Last week, in a move that seems acutely blind to basic political optics, House Democrats denied Rep. Tammy Duckworth’s request to vote by proxy in this week’s House Democratic Caucus leadership elections. Duckworth, who lost both her legs in the Iraq War a decade ago, is now eight months pregnant and her doctor has forbidden travel until she delivers her baby. So why won’t her colleagues let her vote by proxy? According to Rep. Rosa DeLauro, the Democrats are reluctant to give exceptions to the in-person voting requirement for leadership and committee chair elections because if one person gets one, everyone will want one. “There are many meritorious situations where the argument could be made for a waiver, including Congresswoman Duckworth’s,” DeLauro’s spokesperson told the National Journal. “The question is, how do you choose?” As ABC News notes, Rep. Gwen Moore was also denied a proxy vote to attend a funeral. No request for a proxy vote has been granted in the more than four decades for which they have records.
This is a sticky situation. Though the principle of fairness in doling out exceptions is compelling, as Nia-Malika Henderson of the Washington Post points out, Democrats “have framed themselves as the party of working women” and this “does put them in an awkward position,” particularly as the Supreme Court will soon be hearing a case over whether or not UPS should have given one of its pregnant employees a temporary accommodation, moving her to light work duty during her pregnancy. Making matters worse, the denial of Duckworth’s request might be political. Duckworth supports putting Rep. Frank Pallone on the Energy and Commerce Committee, but Minority Leader Nancy Pelosi, who objected to Duckworth’s request, is campaigning for Rep. Anna Eshoo to get the job instead.

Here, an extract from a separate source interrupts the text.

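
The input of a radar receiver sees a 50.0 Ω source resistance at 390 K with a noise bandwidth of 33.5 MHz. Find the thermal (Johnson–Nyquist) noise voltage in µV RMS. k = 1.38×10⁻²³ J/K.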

Duckworth may be in an unusual position, but the experience of losing esteem and power at work because you got pregnant will feel awfully familiar to all too many ordinary women. Particularly since pregnancy is seen as a “voluntary” condition, it becomes very easy for employers to deny rights and guilt trip women for needing even the smallest accommodation. The problem with that kind of thinking is that there’s no such thing as a good time to get pregnant. Even if you can control exactly when it happens, which is a laughable expectation, there’s always some job duty or responsibility that will end up being neglected for a short period to have a baby. Women have babies and women work. Sometimes exceptions must happen to make both things—both things that we should all want to happen—possible.
This entire situation generally illustrates exactly why employees need strong protections when it comes to life events—from sickness to death to pregnancy, or even just vacation—interfering with work. Standardized, generous, and explicitly defined rights help minimize the impact of workplace politics and power struggles on who gets time off or other accommodations on the job, whether you work in Congress or drive a truck for UPS.